Udine, 21 mag. (askanews) - "Parole chiave: collegamenti ed equilibri, per descrivere l'edizione di quest'anno del Festival voluto dall'Università di Udine. Collegamenti perché noi siamo diventati umani quando abbiamo imparato a mettere in collegamento le nostre menti per risolvere insieme i problemi. E quest'anno parleremo in particolare di equilibri, perché tutto il benessere a cui possiamo pensare - personale, della salute, dell'ambiente, economico o sociale - deriva dalla capacità di trovare degli equilibri". Lo ha detto Barbara Gallavotti, giornalista e divulgatrice scientifica, a margine della presentazione del Festival "Collega-menti", in programma dal 2 al 4 ottobre prossimi in alcune località del Friuli - Venezia Giulia.

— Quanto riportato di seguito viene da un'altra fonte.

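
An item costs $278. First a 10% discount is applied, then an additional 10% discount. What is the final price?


First discount:
10% of $278 = $27.80
Price after first discount:
$278 - $27.80 = $250.20
Second discount:
10% of $250.20 = $25.02
Final price:
$250.20 - $25.02 = $225.18

$225.18


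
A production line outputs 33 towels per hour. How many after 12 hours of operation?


Production rate: 33 towels per hour
Time: 12 hours
Total: 33 x 12 = 396 towels

396 towels


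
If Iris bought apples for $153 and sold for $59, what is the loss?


Selling price = $59
Cost price = $153
Loss = cost price - selling price:
Loss = $153 - $59 = $94

$94


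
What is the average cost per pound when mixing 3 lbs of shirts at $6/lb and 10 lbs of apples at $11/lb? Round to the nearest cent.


Cost of shirts:
3 x $6 = $18
Cost of apples:
10 x $11 = $110
Total cost: $18 + $110 = $128
Total weight: 13 lbs
Average: $128 / 13 = $9.8461... ≈ $9.85/lb

$9.85/lb


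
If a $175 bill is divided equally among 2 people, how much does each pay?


Total bill: $175
Number of people: 2
Each pays: $175 / 2 = $87.50

$87.50


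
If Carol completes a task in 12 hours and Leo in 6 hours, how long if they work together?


Carol's rate: 1/12 of the job per hour
Leo's rate: 1/6 of the job per hour
Combined rate: 1/12 + 1/6 = 1/4 per hour
Time = 1 / (1/4) = 4 hours

4 hours


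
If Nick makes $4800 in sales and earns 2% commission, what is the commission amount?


Convert rate to decimal:
2% = 0.02
Multiply by sales:
$4800 x 0.02 = $96

$96


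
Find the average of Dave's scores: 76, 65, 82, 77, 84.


Add the scores:
76 + 65 + 82 + 77 + 84 = 384
Divide by the number of tests:
384 / 5 = 76.8

76.8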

"Su questi temi avremo degli incontri, dei caffè della cultura in cui esperti vorranno dialogare con il pubblico, dei laboratori, perché noi - ha proseguito la direttrice scientifica del Festival - impariamo facendo le cose anche con le mani, degli eventi speciali, per esempio delle mostre".

"Vi aspettiamo quindi a Udine, dal 2 al 4 ottobre, e quest'anno non solo ad Udine ma un po' in tutto il Friuli: anche a Gorizia, a Gemona e a Pordenone", ha concluso Gallavotti.